Healy John

John Healy: The Grass Arena

For breaking the fast of the Booker longlist, what better than a Penguin Modern Classic? Like policemen, Penguin Modern Classics seem to be getting younger, and John Healy’s memoir The Grass Arena was first published as recently as 1988. This new edition has done rather well, hitting the top 40 in Amazon’s chart and being reprinted within a few weeks of its publication last month; and all with an unknown author and no publicity (other than a fascinating piece by Erwin James in the Guardian).

I like to think the Penguin Modern Classics range will bring me new literary experiences, and The Grass Arena certainly is that. It’s unlike any other book I’ve read, and it takes some adjustment for a reader unprepared for its raw edges. By that I mean that anyone who, like me, is initially alarmed by the occasional roughness and even naivety of the prose – there’s a fondness for exclamation marks and alliteration – is advised to read on.

Healy describes his life from childhood, batting between his parents in London and his extended family in Ireland. His father is an ogre (after giving Healy a hiding, he “started to wipe the blood and snot from my nose, saying, ‘Be quiet, or I’ll tell your mother what a tyrant you are'”), his mother ineffectual, and his school peers consider him an “alien”. His father is unsympathetic:

‘How is it they only beat you up? It must be your own fault!’ As he could hardly hit me in the state I was in, things took a new turn. ‘You’ve no respect for God, that’s your trouble. I’ll see that you get religious; yes, I’ll see that you get religious all right. It’s my duty, I’m your father!’

Only in Ireland, working in the fields and farm, does Healy feel release from the “tension in my upper neck and back, which gradually caused me to walk hunched up.” Fortunately, “there’s a sort of calmness that seems to come out of the grass and the ditches and the mossy banks,” but when Healy returns to London, to his father and his ‘friends’, there’s only one thing that relieves the tension.

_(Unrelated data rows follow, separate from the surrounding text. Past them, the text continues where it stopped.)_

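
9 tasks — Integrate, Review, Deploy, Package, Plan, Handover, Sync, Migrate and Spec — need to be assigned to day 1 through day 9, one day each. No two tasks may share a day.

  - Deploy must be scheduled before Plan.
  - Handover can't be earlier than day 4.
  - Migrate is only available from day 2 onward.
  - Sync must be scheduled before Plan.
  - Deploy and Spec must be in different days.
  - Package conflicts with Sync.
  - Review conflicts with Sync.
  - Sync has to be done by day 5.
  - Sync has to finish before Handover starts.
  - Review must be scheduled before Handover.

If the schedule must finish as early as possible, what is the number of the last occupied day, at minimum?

day 9

The precedence chain requires at least 2 distinct days.
With at most 1 per day and 9 tasks, at least 9 days are needed.
Handover can't be placed before day 4, so the schedule must run through at least day 4.
9 works (last occupied day: day 9): for example Handover in day 4, Integrate in day 7, Migrate in day 2, Sync in day 1, Spec in day 9, Plan in day 6, Package in day 8, Review in day 3, Deploy in day 5.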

Albert said, ‘Two brown ales, mate.’ … The time flew round and when we came out at closing time I felt a bit giddy. It was a terrific feeling and my back and neck were not playing me up. I’m going to have some more of this, I thought.

This reminded me of Bukowksi’s fictionalisation of his discovery of alcohol in Ham on Rye (“Why hadn’t someone told me? With this, life was great, a man was perfect, nothing could touch him. … I thought, well, now I have found something, I have found something that is going to help me, for a long long time to come”). But where Bukowski managed a working life, Healy drops through the loose loops of the social safety net and lands heavily. The bulk of the book describes his extraordinary existence in ‘the grass arena’, the curious society of the underclass, the criminal, and the hopelessly addicted. It’s a world of high violence:

A guy called Mills, who they told me was a bit of a psychopath, fell over at the height of the afternoon’s drinking and damaged his wrist and ankle. He was lying moaning on the ground when his troubles came to the attention of one of the Scotch blokes. The little Jock was smaller than Mills and, I was told, had been beaten up by him several times in the past. Here was one chance to even the score a little. He did – by kicking most of Mills’s front teeth out as he lay writhing in agony. He had further plans for Mills too, but fell down drunk before he could carry them out.

and curious insights (meths is “hard to get down first thing in the day – any time for that matter. Bastard stuff”), not to mention surprising humour:

Fred has just finished doing three months. Done a big shit in a shop doorway. Got nicked. In court he said he’d been drinking cider for months and not eating. The big police inspector got up. He wasn’t going to let him get away with that. Looking over at the magistrate, he said, ‘I don’t know about not eating, Your Worship, but by the look of the evidence it took a considerable effort!’

These scenes take us up to close to the end of the book, and the effect can be disorienting. People – fellow winos – come and go (“I shared a cell with Tin Legs Alex. He fell on a railway line in Scotland dead drunk one night and only woke when a train had gone over his feet. He had to have them both off”), and there is little clear sense of time. This could be frustrating, until I recognised that it represented Healy’s life perfectly. The chaos of the story is the chaos of Healy’s past. “Memory goes and returns.” The book does not represent the life; the book is the life, and this is what makes it so powerfully affecting.

What I would have liked more of is Healy’s return from the grass arena (most people, he finds, “drink tea instead of methylated spirits…”), which only gets about 30 pages here, and in particular an update on how he has fared in the twenty years since the book was first published. For that we have to turn to Erwin James’s recent Guardian article, linked to above, which is somewhat ambiguous. It’s a sign of how much I warmed to Healy during the course of The Grass Arena that I want it to be successful for him not just because it’s a gripping and eye-opening read, but because – dammit – he deserves it.